Unfortunately, there’s no legal definition for the term “cruelty-free,” which means that many big beauty brands get away with making false claims. Some even print little bunny logos on their labels as an attempt to fool consumers into thinking they do not test on animals.
The Leaping Bunny certification is the official bunny logo you can trust. In order to be Leaping Bunny approved, brands must be transparent with their animal testing policies all the way through their supply chains to ensure all ingredients are cruelty-free as well as the finished product. This is audited by Cruelty Free International so brands cannot get away with making false claims.

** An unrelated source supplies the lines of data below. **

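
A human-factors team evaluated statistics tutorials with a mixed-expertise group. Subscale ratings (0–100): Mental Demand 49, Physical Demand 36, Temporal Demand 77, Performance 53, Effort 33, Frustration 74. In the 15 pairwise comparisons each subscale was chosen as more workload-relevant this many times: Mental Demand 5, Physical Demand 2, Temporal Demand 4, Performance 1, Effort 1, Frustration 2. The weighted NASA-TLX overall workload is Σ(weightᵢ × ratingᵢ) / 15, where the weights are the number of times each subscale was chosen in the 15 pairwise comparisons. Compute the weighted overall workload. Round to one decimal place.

The tallies are the weights (they sum to 15).
Weighted sum = 5·49 + 2·36 + 4·77 + 1·53 + 1·33 + 2·74
            = 245 + 72 + 308 + 53 + 33 + 148 = 859.
Overall workload = 859 / 15 = 57.2667 ≈ 57.3.

57.3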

Another phrase to watch out for is “finished product.” Some brands use this as a loophole to claim to be cruelty-free. They will state that their finished product isn’t tested on animals, but won’t discuss individual ingredients, which often have been tested in this way.

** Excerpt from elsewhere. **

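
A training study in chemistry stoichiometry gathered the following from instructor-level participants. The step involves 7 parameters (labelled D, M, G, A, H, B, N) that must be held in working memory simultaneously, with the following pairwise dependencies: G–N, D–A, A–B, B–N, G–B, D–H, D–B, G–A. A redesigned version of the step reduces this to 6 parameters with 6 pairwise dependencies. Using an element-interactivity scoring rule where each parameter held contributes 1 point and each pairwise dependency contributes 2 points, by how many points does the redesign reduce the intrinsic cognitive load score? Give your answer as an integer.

Original: 7 × 1 + 8 × 2 = 7 + 16 = 23.
Redesigned: 6 × 1 + 6 × 2 = 6 + 12 = 18.
Reduction = 23 − 18 = 5.

5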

It’s also important to remember that just because a beauty product is “vegan friendly” doesn’t necessarily mean it hasn’t been tested on animals. Vegan products do not contain any animal by-products (such as honey or beeswax), but this doesn’t include animal testing.

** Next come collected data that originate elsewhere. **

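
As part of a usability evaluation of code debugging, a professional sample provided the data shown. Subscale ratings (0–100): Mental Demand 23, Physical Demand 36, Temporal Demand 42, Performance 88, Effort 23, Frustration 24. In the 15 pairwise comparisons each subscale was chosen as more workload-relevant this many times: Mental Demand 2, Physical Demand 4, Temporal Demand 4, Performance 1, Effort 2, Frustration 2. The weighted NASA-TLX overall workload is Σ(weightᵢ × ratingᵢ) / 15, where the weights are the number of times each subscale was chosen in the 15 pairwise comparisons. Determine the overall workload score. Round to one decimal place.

The tallies are the weights (they sum to 15).
Weighted sum = 2·23 + 4·36 + 4·42 + 1·88 + 2·23 + 2·24
            = 46 + 144 + 168 + 88 + 46 + 48 = 540.
Overall workload = 540 / 15 = 36.0000 ≈ 36.0.

36.0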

My advice for anyone wanting to transition to a cruelty-free beauty routine is to take it slow. Start with one product you currently use, do your research, and if it isn’t cruelty-free, look for an alternative.
If you’re unsure, you can email the company directly and ask three questions:
- Are your products or ingredients tested on animals?
- Do you ask anyone to test on your behalf?
- Do you sell in mainland China?
The answer to all three should be a simple no. Unless a brand is prepared to be completely transparent, it’s possible that animal testing is happening somewhere in their processes. The only way to be sure is to buy from brands that have been independently audited and certified, so always look for the Leaping Bunny!
Lots of brands are cruelty-free but owned by a parent company that uses testing in other brands or products they own. Whether you decide to purchase from parent-owned companies is a hot topic of debate among the cruelty-free community; it’s another area of research to consider.
It’s important to make the transition without feeling guilty. People may be unknowingly using products that have been tested on animals, or may find it difficult to replace them with a cruelty-free alternative. For me, taking it slowly allowed me to explore new products and find alternatives to the ones I used to love. It meant I could research the brands properly and gave me confidence that I was choosing truly cruelty-free beauty products.
The journey to a cruelty-free beauty regime may seem daunting at first, but the online community of bloggers and supporters is growing and animal-free research is advancing rapidly.
As beauty consumers, we can tell brands what we want and dictate the market demand, so opting to purchase from only cruelty-free companies is the best way to send a message that we won’t stand for animal testing any more. If you want to switch to cruelty-free cosmetics, look for the Leaping Bunny accreditation. Cruelty Free International have more information on their website.